Add a new user. You can call it whatever you want, and it does not need to be admin. Then for the username and password, enter the same mqtt credentials you were using in the add-on configuration. Save the user, and restart the Mosquitto add-on.

Now your add-on passes the Pwned test, because there is nothing to check. The Mosquitto broker add-on will use the list of HA users. Any of them are valid credentials for connecting to the broker, and you don’t need to change the configuration on all your devices.

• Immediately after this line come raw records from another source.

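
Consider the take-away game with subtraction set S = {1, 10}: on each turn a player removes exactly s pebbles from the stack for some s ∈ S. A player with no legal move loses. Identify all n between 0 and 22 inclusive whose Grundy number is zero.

n :  0  1  2  3  4  5  6  7  8  9 10 11 12 13 14 15 16 17 18 19 20 21 22
G :  0  1  0  1  0  1  0  1  0  1  2  0  1  0  1  0  1  0  1  0  1  2  0
P-positions are exactly the n with G(n) = 0.

0, 2, 4, 6, 8, 11, 13, 15, 17, 19, 22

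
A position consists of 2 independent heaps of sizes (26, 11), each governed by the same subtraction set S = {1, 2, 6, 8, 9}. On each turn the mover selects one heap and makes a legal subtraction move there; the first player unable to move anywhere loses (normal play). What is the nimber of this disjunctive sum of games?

All heaps use S = {1, 2, 6, 8, 9}:
n :  0  1  2  3  4  5  6  7  8  9 10 11 12 13 14 15 16 17 18 19 20 21 22 23 24 25 26
G :  0  1  2  0  1  2  3  0  1  2  0  1  2  3  0  1  2  0  1  2  3  0  1  2  0  1  2
Heap A: G(26) = 2.
Heap B: G(11) = 1.
Combined Grundy value = 2 ⊕ 1 = 3.

3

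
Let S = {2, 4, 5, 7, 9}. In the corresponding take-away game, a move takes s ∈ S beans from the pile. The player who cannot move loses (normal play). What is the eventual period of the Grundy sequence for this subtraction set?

n :  0  1  2  3  4  5  6  7  8  9 10 11 12 13 14 15 16 17 18 19 20 21 22 23
G :  0  0  1  1  2  2  3  3  4  4  5  0  0  1  1  2  2  3  3  4  4  5  0  0
G(n+11) = G(n) holds for n = 0,…,8 (a full window of length max(S) = 9), so the sequence is purely periodic with period 11.

11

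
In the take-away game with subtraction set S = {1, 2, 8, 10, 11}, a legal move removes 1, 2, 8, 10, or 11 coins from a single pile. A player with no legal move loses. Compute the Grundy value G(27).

0

G(0) = 0
G(1) = mex{0} = 1
G(2) = mex{1,0} = 2
G(3) = mex{2,1} = 0
G(4) = mex{0,2} = 1
G(5) = mex{1,0} = 2
G(6) = mex{2,1} = 0
G(7) = mex{0,2} = 1
G(8) = mex{1,0,0} = 2
G(9) = mex{2,1,1} = 0
G(10) = mex{0,2,2,0} = 1
G(11) = mex{1,0,0,1,0} = 2
G(12) = mex{2,1,1,2,1} = 0
G(13) = mex{0,2,2,0,2} = 1
G(14) = mex{1,0,0,1,0} = 2
G(15) = mex{2,1,1,2,1} = 0
G(16) = mex{0,2,2,0,2} = 1
G(17) = mex{1,0,0,1,0} = 2
G(18) = mex{2,1,1,2,1} = 0
G(19) = mex{0,2,2,0,2} = 1
G(20) = mex{1,0,0,1,0} = 2
G(21) = mex{2,1,1,2,1} = 0
G(22) = mex{0,2,2,0,2} = 1
G(23) = mex{1,0,0,1,0} = 2
G(24) = mex{2,1,1,2,1} = 0
G(25) = mex{0,2,2,0,2} = 1
G(26) = mex{1,0,0,1,0} = 2
G(27) = mex{2,1,1,2,1} = 0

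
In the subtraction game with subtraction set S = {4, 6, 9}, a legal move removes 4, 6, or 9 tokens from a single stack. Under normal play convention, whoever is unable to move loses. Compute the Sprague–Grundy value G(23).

G(0) = 0
G(1) = mex{} = 0
G(2) = mex{} = 0
G(3) = mex{} = 0
G(4) = mex{0} = 1
G(5) = mex{0} = 1
G(6) = mex{0,0} = 1
G(7) = mex{0,0} = 1
G(8) = mex{1,0} = 2
G(9) = mex{1,0,0} = 2
G(10) = mex{1,1,0} = 2
G(11) = mex{1,1,0} = 2
G(12) = mex{2,1,0} = 3
G(13) = mex{2,1,1} = 0
G(14) = mex{2,2,1} = 0
G(15) = mex{2,2,1} = 0
G(16) = mex{3,2,1} = 0
G(17) = mex{0,2,2} = 1
G(18) = mex{0,3,2} = 1
G(19) = mex{0,0,2} = 1
G(20) = mex{0,0,2} = 1
G(21) = mex{1,0,3} = 2
G(22) = mex{1,0,0} = 2
G(23) = mex{1,1,0} = 2

2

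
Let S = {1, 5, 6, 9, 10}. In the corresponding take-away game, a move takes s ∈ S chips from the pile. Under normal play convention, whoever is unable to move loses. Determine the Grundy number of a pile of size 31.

n :  0  1  2  3  4  5  6  7  8  9 10 11 12 13 14 15 16 17 18 19 20 21 22 23 24 25 26 27 28 29 30 31
G :  0  1  0  1  0  1  2  3  2  3  2  3  4  5  4  0  1  0  1  0  1  2  3  2  3  2  3  4  5  4  0  1

1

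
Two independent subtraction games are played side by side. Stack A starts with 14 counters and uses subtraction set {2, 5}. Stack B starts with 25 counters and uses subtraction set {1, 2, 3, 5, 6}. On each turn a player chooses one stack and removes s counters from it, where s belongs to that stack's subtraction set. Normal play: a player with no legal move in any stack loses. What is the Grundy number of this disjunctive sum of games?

1

Stack A, S = {2, 5}:
n :  0  1  2  3  4  5  6  7  8  9 10 11 12 13 14
G :  0  0  1  1  0  2  1  0  0  1  1  0  2  1  0
G_A(14) = 0.
Stack B, S = {1, 2, 3, 5, 6}:
n :  0  1  2  3  4  5  6  7  8  9 10 11 12 13 14 15 16 17 18 19 20 21 22 23 24 25
G :  0  1  2  3  0  1  2  3  0  1  2  3  0  1  2  3  0  1  2  3  0  1  2  3  0  1
G_B(25) = 1.
Combined Grundy value = 0 ⊕ 1 = 1.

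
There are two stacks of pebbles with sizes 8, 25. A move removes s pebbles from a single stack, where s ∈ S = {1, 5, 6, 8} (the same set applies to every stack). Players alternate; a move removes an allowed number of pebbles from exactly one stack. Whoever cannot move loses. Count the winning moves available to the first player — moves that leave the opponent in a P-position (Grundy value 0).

All stacks use S = {1, 5, 6, 8}:
G(0) = 0
G(1) = mex{0} = 1
G(2) = mex{1} = 0
G(3) = mex{0} = 1
G(4) = mex{1} = 0
G(5) = mex{0,0} = 1
G(6) = mex{1,1,0} = 2
G(7) = mex{2,0,1} = 3
G(8) = mex{3,1,0,0} = 2
G(9) = mex{2,0,1,1} = 3
G(10) = mex{3,1,0,0} = 2
G(11) = mex{2,2,1,1} = 0
G(12) = mex{0,3,2,0} = 1
G(13) = mex{1,2,3,1} = 0
G(14) = mex{0,3,2,2} = 1
G(15) = mex{1,2,3,3} = 0
G(16) = mex{0,0,2,2} = 1
G(17) = mex{1,1,0,3} = 2
G(18) = mex{2,0,1,2} = 3
G(19) = mex{3,1,0,0} = 2
G(20) = mex{2,0,1,1} = 3
G(21) = mex{3,1,0,0} = 2
G(22) = mex{2,2,1,1} = 0
G(23) = mex{0,3,2,0} = 1
G(24) = mex{1,2,3,1} = 0
G(25) = mex{0,3,2,2} = 1
Stack A: G(8) = 2.
Stack B: G(25) = 1.
Combined Grundy value = 2 ⊕ 1 = 3.
A winning move leaves total XOR = 0, i.e. changes one component's Grundy value g to g ⊕ X where X is the current total.
Stack A: need g' = 2⊕3 = 1. Options: 8−1→G=3, 8−5→G=1, 8−6→G=0, 8−8→G=0. Hits: 1.
Stack B: need g' = 1⊕3 = 2. Options: 25−1→G=0, 25−5→G=3, 25−6→G=2, 25−8→G=2. Hits: 2.

3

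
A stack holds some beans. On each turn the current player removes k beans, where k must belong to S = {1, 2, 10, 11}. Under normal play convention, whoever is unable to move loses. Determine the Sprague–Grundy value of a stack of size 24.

n :  0  1  2  3  4  5  6  7  8  9 10 11 12 13 14 15 16 17 18 19 20 21 22 23 24
G :  0  1  2  0  1  2  0  1  2  0  1  2  0  1  2  0  1  2  0  1  2  0  1  2  0

0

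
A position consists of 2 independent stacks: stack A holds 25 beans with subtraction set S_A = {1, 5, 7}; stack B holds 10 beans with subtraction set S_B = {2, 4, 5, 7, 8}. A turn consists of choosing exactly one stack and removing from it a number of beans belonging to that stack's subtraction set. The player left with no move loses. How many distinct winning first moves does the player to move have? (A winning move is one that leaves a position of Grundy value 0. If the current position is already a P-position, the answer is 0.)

5

Stack A, S = {1, 5, 7}:
G(0) = 0
G(1) = mex{0} = 1
G(2) = mex{1} = 0
G(3) = mex{0} = 1
G(4) = mex{1} = 0
G(5) = mex{0,0} = 1
G(6) = mex{1,1} = 0
G(7) = mex{0,0,0} = 1
G(8) = mex{1,1,1} = 0
G(9) = mex{0,0,0} = 1
G(10) = mex{1,1,1} = 0
G(11) = mex{0,0,0} = 1
G(12) = mex{1,1,1} = 0
G(13) = mex{0,0,0} = 1
G(14) = mex{1,1,1} = 0
G(15) = mex{0,0,0} = 1
G(16) = mex{1,1,1} = 0
G(17) = mex{0,0,0} = 1
G(18) = mex{1,1,1} = 0
G(19) = mex{0,0,0} = 1
G(20) = mex{1,1,1} = 0
G(21) = mex{0,0,0} = 1
G(22) = mex{1,1,1} = 0
G(23) = mex{0,0,0} = 1
G(24) = mex{1,1,1} = 0
G(25) = mex{0,0,0} = 1
G_A(25) = 1.
Stack B, S = {2, 4, 5, 7, 8}:
G(0) = 0
G(1) = mex{} = 0
G(2) = mex{0} = 1
G(3) = mex{0} = 1
G(4) = mex{1,0} = 2
G(5) = mex{1,0,0} = 2
G(6) = mex{2,1,0} = 3
G(7) = mex{2,1,1,0} = 3
G(8) = mex{3,2,1,0,0} = 4
G(9) = mex{3,2,2,1,0} = 4
G(10) = mex{4,3,2,1,1} = 0
G_B(10) = 0.
Combined Grundy value = 1 ⊕ 0 = 1.
A winning move leaves total XOR = 0, i.e. changes one component's Grundy value g to g ⊕ X where X is the current total.
Stack A: need g' = 1⊕1 = 0. Options: 25−1→G=0, 25−5→G=0, 25−7→G=0. Hits: 3.
Stack B: need g' = 0⊕1 = 1. Options: 10−2→G=4, 10−4→G=3, 10−5→G=2, 10−7→G=1, 10−8→G=1. Hits: 2.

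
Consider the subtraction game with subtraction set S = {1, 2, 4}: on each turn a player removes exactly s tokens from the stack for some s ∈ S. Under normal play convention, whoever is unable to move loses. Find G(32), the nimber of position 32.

n :  0  1  2  3  4  5  6  7  8  9 10 11 12 13 14 15 16 17 18 19 20 21 22 23 24 25 26 27 28 29 30 31 32
G :  0  1  2  0  1  2  0  1  2  0  1  2  0  1  2  0  1  2  0  1  2  0  1  2  0  1  2  0  1  2  0  1  2

2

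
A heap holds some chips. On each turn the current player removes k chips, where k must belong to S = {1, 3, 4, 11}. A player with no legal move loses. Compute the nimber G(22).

n :  0  1  2  3  4  5  6  7  8  9 10 11 12 13 14 15 16 17 18 19 20 21 22
G :  0  1  0  1  2  3  2  0  1  0  1  2  3  2  0  1  0  1  2  3  2  0  1

1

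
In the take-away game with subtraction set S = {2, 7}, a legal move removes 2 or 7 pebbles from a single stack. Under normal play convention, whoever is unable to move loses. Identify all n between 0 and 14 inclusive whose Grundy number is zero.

0, 1, 4, 5, 9, 10, 13, 14

n :  0  1  2  3  4  5  6  7  8  9 10 11 12 13 14
G :  0  0  1  1  0  0  1  1  2  0  0  1  1  0  0
P-positions are exactly the n with G(n) = 0.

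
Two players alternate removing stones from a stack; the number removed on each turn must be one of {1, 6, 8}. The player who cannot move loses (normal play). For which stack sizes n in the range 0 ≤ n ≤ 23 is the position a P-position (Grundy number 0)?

0, 2, 4, 7, 9, 11, 14, 16, 18, 21, 23

n :  0  1  2  3  4  5  6  7  8  9 10 11 12 13 14 15 16 17 18 19 20 21 22 23
G :  0  1  0  1  0  1  2  0  1  0  1  0  1  2  0  1  0  1  0  1  2  0  1  0
P-positions are exactly the n with G(n) = 0.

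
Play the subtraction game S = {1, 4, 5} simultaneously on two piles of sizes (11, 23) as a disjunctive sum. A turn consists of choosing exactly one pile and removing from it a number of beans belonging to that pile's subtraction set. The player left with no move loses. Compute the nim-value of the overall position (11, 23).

All piles use S = {1, 4, 5}:
n :  0  1  2  3  4  5  6  7  8  9 10 11 12 13 14 15 16 17 18 19 20 21 22 23
G :  0  1  0  1  2  3  2  3  0  1  0  1  2  3  2  3  0  1  0  1  2  3  2  3
Pile A: G(11) = 1.
Pile B: G(23) = 3.
Combined Grundy value = 1 ⊕ 3 = 2.

2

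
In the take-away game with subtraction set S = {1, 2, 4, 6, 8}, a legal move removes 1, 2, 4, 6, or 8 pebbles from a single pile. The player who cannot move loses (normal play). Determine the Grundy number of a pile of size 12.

2

G(0) = 0
G(1) = mex{0} = 1
G(2) = mex{1,0} = 2
G(3) = mex{2,1} = 0
G(4) = mex{0,2,0} = 1
G(5) = mex{1,0,1} = 2
G(6) = mex{2,1,2,0} = 3
G(7) = mex{3,2,0,1} = 4
G(8) = mex{4,3,1,2,0} = 5
G(9) = mex{5,4,2,0,1} = 3
G(10) = mex{3,5,3,1,2} = 0
G(11) = mex{0,3,4,2,0} = 1
G(12) = mex{1,0,5,3,1} = 2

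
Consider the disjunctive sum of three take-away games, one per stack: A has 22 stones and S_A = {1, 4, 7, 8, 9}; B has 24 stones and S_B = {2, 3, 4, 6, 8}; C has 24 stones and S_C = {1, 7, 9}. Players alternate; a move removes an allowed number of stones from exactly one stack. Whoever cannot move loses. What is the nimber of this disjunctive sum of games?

Stack A, S = {1, 4, 7, 8, 9}:
n :  0  1  2  3  4  5  6  7  8  9 10 11 12 13 14 15 16 17 18 19 20 21 22
G :  0  1  0  1  2  0  1  2  3  2  3  4  5  3  4  0  1  0  1  2  0  1  2
G_A(22) = 2.
Stack B, S = {2, 3, 4, 6, 8}:
G(0) = 0
G(1) = mex{} = 0
G(2) = mex{0} = 1
G(3) = mex{0,0} = 1
G(4) = mex{1,0,0} = 2
G(5) = mex{1,1,0} = 2
G(6) = mex{2,1,1,0} = 3
G(7) = mex{2,2,1,0} = 3
G(8) = mex{3,2,2,1,0} = 4
G(9) = mex{3,3,2,1,0} = 4
G(10) = mex{4,3,3,2,1} = 0
G(11) = mex{4,4,3,2,1} = 0
G(12) = mex{0,4,4,3,2} = 1
G(13) = mex{0,0,4,3,2} = 1
G(14) = mex{1,0,0,4,3} = 2
G(15) = mex{1,1,0,4,3} = 2
G(16) = mex{2,1,1,0,4} = 3
G(17) = mex{2,2,1,0,4} = 3
G(18) = mex{3,2,2,1,0} = 4
G(19) = mex{3,3,2,1,0} = 4
G(20) = mex{4,3,3,2,1} = 0
G(21) = mex{4,4,3,2,1} = 0
G(22) = mex{0,4,4,3,2} = 1
G(23) = mex{0,0,4,3,2} = 1
G(24) = mex{1,0,0,4,3} = 2
G_B(24) = 2.
Stack C, S = {1, 7, 9}:
n :  0  1  2  3  4  5  6  7  8  9 10 11 12 13 14 15 16 17 18 19 20 21 22 23 24
G :  0  1  0  1  0  1  0  1  0  1  0  1  0  1  0  1  0  1  0  1  0  1  0  1  0
G_C(24) = 0.
Combined Grundy value = 2 ⊕ 2 ⊕ 0 = 0.

0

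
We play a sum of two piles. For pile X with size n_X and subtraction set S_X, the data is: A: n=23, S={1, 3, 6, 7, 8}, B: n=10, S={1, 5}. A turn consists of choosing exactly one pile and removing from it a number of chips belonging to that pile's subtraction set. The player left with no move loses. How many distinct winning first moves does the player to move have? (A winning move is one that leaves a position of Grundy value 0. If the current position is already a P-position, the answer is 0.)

2

Pile A, S = {1, 3, 6, 7, 8}:
n :  0  1  2  3  4  5  6  7  8  9 10 11 12 13 14 15 16 17 18 19 20 21 22 23
G :  0  1  0  1  0  1  2  3  2  3  2  3  4  0  1  0  1  0  1  2  3  2  3  2
G_A(23) = 2.
Pile B, S = {1, 5}:
n :  0  1  2  3  4  5  6  7  8  9 10
G :  0  1  0  1  0  1  0  1  0  1  0
G_B(10) = 0.
Combined Grundy value = 2 ⊕ 0 = 2.
A winning move leaves total XOR = 0, i.e. changes one component's Grundy value g to g ⊕ X where X is the current total.
Pile A: need g' = 2⊕2 = 0. Options: 23−1→G=3, 23−3→G=3, 23−6→G=0, 23−7→G=1, 23−8→G=0. Hits: 2.
Pile B: need g' = 0⊕2 = 2. Options: 10−1→G=1, 10−5→G=1. Hits: 0.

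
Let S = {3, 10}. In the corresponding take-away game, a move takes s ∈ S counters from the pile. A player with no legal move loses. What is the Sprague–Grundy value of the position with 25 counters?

G(0) = 0
G(1) = mex{} = 0
G(2) = mex{} = 0
G(3) = mex{0} = 1
G(4) = mex{0} = 1
G(5) = mex{0} = 1
G(6) = mex{1} = 0
G(7) = mex{1} = 0
G(8) = mex{1} = 0
G(9) = mex{0} = 1
G(10) = mex{0,0} = 1
G(11) = mex{0,0} = 1
G(12) = mex{1,0} = 2
G(13) = mex{1,1} = 0
G(14) = mex{1,1} = 0
G(15) = mex{2,1} = 0
G(16) = mex{0,0} = 1
G(17) = mex{0,0} = 1
G(18) = mex{0,0} = 1
G(19) = mex{1,1} = 0
G(20) = mex{1,1} = 0
G(21) = mex{1,1} = 0
G(22) = mex{0,2} = 1
G(23) = mex{0,0} = 1
G(24) = mex{0,0} = 1
G(25) = mex{1,0} = 2

2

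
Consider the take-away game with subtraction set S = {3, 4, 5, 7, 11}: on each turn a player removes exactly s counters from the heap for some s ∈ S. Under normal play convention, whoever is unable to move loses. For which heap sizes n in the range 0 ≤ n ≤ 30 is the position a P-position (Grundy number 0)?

G(0) = 0
G(1) = mex{} = 0
G(2) = mex{} = 0
G(3) = mex{0} = 1
G(4) = mex{0,0} = 1
G(5) = mex{0,0,0} = 1
G(6) = mex{1,0,0} = 2
G(7) = mex{1,1,0,0} = 2
G(8) = mex{1,1,1,0} = 2
G(9) = mex{2,1,1,0} = 3
G(10) = mex{2,2,1,1} = 0
G(11) = mex{2,2,2,1,0} = 3
G(12) = mex{3,2,2,1,0} = 4
G(13) = mex{0,3,2,2,0} = 1
G(14) = mex{3,0,3,2,1} = 4
G(15) = mex{4,3,0,2,1} = 5
G(16) = mex{1,4,3,3,1} = 0
G(17) = mex{4,1,4,0,2} = 3
G(18) = mex{5,4,1,3,2} = 0
G(19) = mex{0,5,4,4,2} = 1
G(20) = mex{3,0,5,1,3} = 2
G(21) = mex{0,3,0,4,0} = 1
G(22) = mex{1,0,3,5,3} = 2
G(23) = mex{2,1,0,0,4} = 3
G(24) = mex{1,2,1,3,1} = 0
G(25) = mex{2,1,2,0,4} = 3
G(26) = mex{3,2,1,1,5} = 0
G(27) = mex{0,3,2,2,0} = 1
G(28) = mex{3,0,3,1,3} = 2
G(29) = mex{0,3,0,2,0} = 1
G(30) = mex{1,0,3,3,1} = 2
P-positions are exactly the n with G(n) = 0.

0, 1, 2, 10, 16, 18, 24, 26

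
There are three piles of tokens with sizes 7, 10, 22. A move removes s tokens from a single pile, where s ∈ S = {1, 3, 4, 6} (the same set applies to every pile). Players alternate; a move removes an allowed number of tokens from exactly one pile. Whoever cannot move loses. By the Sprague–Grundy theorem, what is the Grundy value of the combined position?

All piles use S = {1, 3, 4, 6}:
G(0) = 0
G(1) = mex{0} = 1
G(2) = mex{1} = 0
G(3) = mex{0,0} = 1
G(4) = mex{1,1,0} = 2
G(5) = mex{2,0,1} = 3
G(6) = mex{3,1,0,0} = 2
G(7) = mex{2,2,1,1} = 0
G(8) = mex{0,3,2,0} = 1
G(9) = mex{1,2,3,1} = 0
G(10) = mex{0,0,2,2} = 1
G(11) = mex{1,1,0,3} = 2
G(12) = mex{2,0,1,2} = 3
G(13) = mex{3,1,0,0} = 2
G(14) = mex{2,2,1,1} = 0
G(15) = mex{0,3,2,0} = 1
G(16) = mex{1,2,3,1} = 0
G(17) = mex{0,0,2,2} = 1
G(18) = mex{1,1,0,3} = 2
G(19) = mex{2,0,1,2} = 3
G(20) = mex{3,1,0,0} = 2
G(21) = mex{2,2,1,1} = 0
G(22) = mex{0,3,2,0} = 1
Pile A: G(7) = 0.
Pile B: G(10) = 1.
Pile C: G(22) = 1.
Combined Grundy value = 0 ⊕ 1 ⊕ 1 = 0.

0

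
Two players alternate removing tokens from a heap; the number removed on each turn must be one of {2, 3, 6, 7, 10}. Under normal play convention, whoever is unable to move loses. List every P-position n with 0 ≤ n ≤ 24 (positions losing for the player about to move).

G(0) = 0
G(1) = mex{} = 0
G(2) = mex{0} = 1
G(3) = mex{0,0} = 1
G(4) = mex{1,0} = 2
G(5) = mex{1,1} = 0
G(6) = mex{2,1,0} = 3
G(7) = mex{0,2,0,0} = 1
G(8) = mex{3,0,1,0} = 2
G(9) = mex{1,3,1,1} = 0
G(10) = mex{2,1,2,1,0} = 3
G(11) = mex{0,2,0,2,0} = 1
G(12) = mex{3,0,3,0,1} = 2
G(13) = mex{1,3,1,3,1} = 0
G(14) = mex{2,1,2,1,2} = 0
G(15) = mex{0,2,0,2,0} = 1
G(16) = mex{0,0,3,0,3} = 1
G(17) = mex{1,0,1,3,1} = 2
G(18) = mex{1,1,2,1,2} = 0
G(19) = mex{2,1,0,2,0} = 3
G(20) = mex{0,2,0,0,3} = 1
G(21) = mex{3,0,1,0,1} = 2
G(22) = mex{1,3,1,1,2} = 0
G(23) = mex{2,1,2,1,0} = 3
G(24) = mex{0,2,0,2,0} = 1
P-positions are exactly the n with G(n) = 0.

0, 1, 5, 9, 13, 14, 18, 22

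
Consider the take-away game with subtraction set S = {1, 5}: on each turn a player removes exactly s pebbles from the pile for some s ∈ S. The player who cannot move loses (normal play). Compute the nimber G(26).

G(0) = 0
G(1) = mex{0} = 1
G(2) = mex{1} = 0
G(3) = mex{0} = 1
G(4) = mex{1} = 0
G(5) = mex{0,0} = 1
G(6) = mex{1,1} = 0
G(7) = mex{0,0} = 1
G(8) = mex{1,1} = 0
G(9) = mex{0,0} = 1
G(10) = mex{1,1} = 0
G(11) = mex{0,0} = 1
G(12) = mex{1,1} = 0
G(13) = mex{0,0} = 1
G(14) = mex{1,1} = 0
G(15) = mex{0,0} = 1
G(16) = mex{1,1} = 0
G(17) = mex{0,0} = 1
G(18) = mex{1,1} = 0
G(19) = mex{0,0} = 1
G(20) = mex{1,1} = 0
G(21) = mex{0,0} = 1
G(22) = mex{1,1} = 0
G(23) = mex{0,0} = 1
G(24) = mex{1,1} = 0
G(25) = mex{0,0} = 1
G(26) = mex{1,1} = 0

0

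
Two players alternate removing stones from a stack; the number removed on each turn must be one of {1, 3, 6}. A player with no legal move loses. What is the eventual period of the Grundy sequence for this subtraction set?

9

n :  0  1  2  3  4  5  6  7  8  9 10 11 12 13 14 15 16 17 18 19
G :  0  1  0  1  0  1  2  3  2  0  1  0  1  0  1  2  3  2  0  1
G(n+9) = G(n) holds for n = 0,…,5 (a full window of length max(S) = 6), so the sequence is purely periodic with period 9.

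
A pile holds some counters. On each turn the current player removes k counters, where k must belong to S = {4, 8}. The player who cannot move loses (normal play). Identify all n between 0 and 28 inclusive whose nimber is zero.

n :  0  1  2  3  4  5  6  7  8  9 10 11 12 13 14 15 16 17 18 19 20 21 22 23 24 25 26 27 28
G :  0  0  0  0  1  1  1  1  2  2  2  2  0  0  0  0  1  1  1  1  2  2  2  2  0  0  0  0  1
P-positions are exactly the n with G(n) = 0.

0, 1, 2, 3, 12, 13, 14, 15, 24, 25, 26, 27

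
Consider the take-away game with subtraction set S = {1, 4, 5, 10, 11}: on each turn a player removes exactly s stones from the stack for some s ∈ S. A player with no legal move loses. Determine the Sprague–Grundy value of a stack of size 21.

3

n :  0  1  2  3  4  5  6  7  8  9 10 11 12 13 14 15 16 17 18 19 20 21
G :  0  1  0  1  2  3  2  3  0  1  4  5  2  3  0  1  0  1  2  3  2  3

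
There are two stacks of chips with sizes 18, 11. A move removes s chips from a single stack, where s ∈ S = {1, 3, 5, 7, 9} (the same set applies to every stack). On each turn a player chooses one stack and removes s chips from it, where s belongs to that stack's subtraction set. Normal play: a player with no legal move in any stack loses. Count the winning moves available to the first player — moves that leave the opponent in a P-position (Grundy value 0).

10

All stacks use S = {1, 3, 5, 7, 9}:
n :  0  1  2  3  4  5  6  7  8  9 10 11 12 13 14 15 16 17 18
G :  0  1  0  1  0  1  0  1  0  1  0  1  0  1  0  1  0  1  0
Stack A: G(18) = 0.
Stack B: G(11) = 1.
Combined Grundy value = 0 ⊕ 1 = 1.
A winning move leaves total XOR = 0, i.e. changes one component's Grundy value g to g ⊕ X where X is the current total.
Stack A: need g' = 0⊕1 = 1. Options: 18−1→G=1, 18−3→G=1, 18−5→G=1, 18−7→G=1, 18−9→G=1. Hits: 5.
Stack B: need g' = 1⊕1 = 0. Options: 11−1→G=0, 11−3→G=0, 11−5→G=0, 11−7→G=0, 11−9→G=0. Hits: 5.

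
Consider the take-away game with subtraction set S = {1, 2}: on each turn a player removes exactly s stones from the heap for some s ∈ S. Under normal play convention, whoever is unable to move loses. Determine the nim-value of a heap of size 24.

0

G(0) = 0
G(1) = mex{0} = 1
G(2) = mex{1,0} = 2
G(3) = mex{2,1} = 0
G(4) = mex{0,2} = 1
G(5) = mex{1,0} = 2
G(6) = mex{2,1} = 0
G(7) = mex{0,2} = 1
G(8) = mex{1,0} = 2
G(9) = mex{2,1} = 0
G(10) = mex{0,2} = 1
G(11) = mex{1,0} = 2
G(12) = mex{2,1} = 0
G(13) = mex{0,2} = 1
G(14) = mex{1,0} = 2
G(15) = mex{2,1} = 0
G(16) = mex{0,2} = 1
G(17) = mex{1,0} = 2
G(18) = mex{2,1} = 0
G(19) = mex{0,2} = 1
G(20) = mex{1,0} = 2
G(21) = mex{2,1} = 0
G(22) = mex{0,2} = 1
G(23) = mex{1,0} = 2
G(24) = mex{2,1} = 0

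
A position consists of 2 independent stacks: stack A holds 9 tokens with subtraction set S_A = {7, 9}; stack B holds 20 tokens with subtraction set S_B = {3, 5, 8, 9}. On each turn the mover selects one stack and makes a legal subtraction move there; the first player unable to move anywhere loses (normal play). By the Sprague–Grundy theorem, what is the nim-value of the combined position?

Stack A, S = {7, 9}:
n : 0 1 2 3 4 5 6 7 8 9
G : 0 0 0 0 0 0 0 1 1 1
G_A(9) = 1.
Stack B, S = {3, 5, 8, 9}:
n :  0  1  2  3  4  5  6  7  8  9 10 11 12 13 14 15 16 17 18 19 20
G :  0  0  0  1  1  1  2  2  2  3  3  3  0  0  0  1  1  1  2  2  2
G_B(20) = 2.
Combined Grundy value = 1 ⊕ 2 = 3.

3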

Sorry, I have read it 3 times and I do not get it

So I have the mosquitto addon:

logins:
  - username: mqtt
    password: mqtt
anonymous: false
customize:
  active: false
  folder: mosquitto
certfile: fullchain.pem
keyfile: privkey.pem
require_certificate: false

Of which I use the login credentials for devices to “publish” mqtt stuff (esphome/tasmota/etc.) to the mqtt server (mosquitto addon on port 1883 with user/pass - mqtt/mqtt). You say I can delete the username and password from the addon!? How will that keep working?

I had a user in Link to Users – My Home Assistant that I deleted (mqtt/mqtt) because I thought I did not use it anymore… (don’t know why I ever created it).

then you say:

But how and what will my mosquitto addon will user the list of HA users? Do you mean it will just use “any” users of homeassistant in mosquitto? Like for example user/pass dfsdfsdggsrt/werwerwer@#4 ?

And then I need to reconfigure al my devices to use dfsdfsdggsrt/werwerwer@#4 on port 1883 to mosquitto?

And what is that user in homeassistant then for?
Sorry, think I am not getting it, or thinking too complex or whatever

It is built into the add-on. The add-on checks against the list of HA users.

Get rid of this:

logins:
  - username: mqtt
    password: mqtt

And whatever username and password you had there, add it as an HA user.

Thank you
So it’s not like the disabling addon_pwned has been added, but ha command has been extended with resolution option. Now it makes sense.

Ok, but what if I add mqtt/mqtt as an ha user? that would be FAR MORE insecure than in only the addon!? The addon is only open on 1883 LOCAL and my homeassistant is connected to the internet (via nabu)!?

EDIT: To be clear, I do not care if mqtt has no password, that is why I added mqtt/mqtt…?

That kind of touches on the whole point. “It’s only local” is not a great excuse. Yes, we can all point to this one thing or that, but in general something unique is better to have started with in the first place.

One option would be to enable MFA for this “mqtt/mqtt” user and then suddenly it is very secure.
A better option would be to change it, and change it on your mqtt clients, AND enable MFA. It just depends on how much work that would be for you.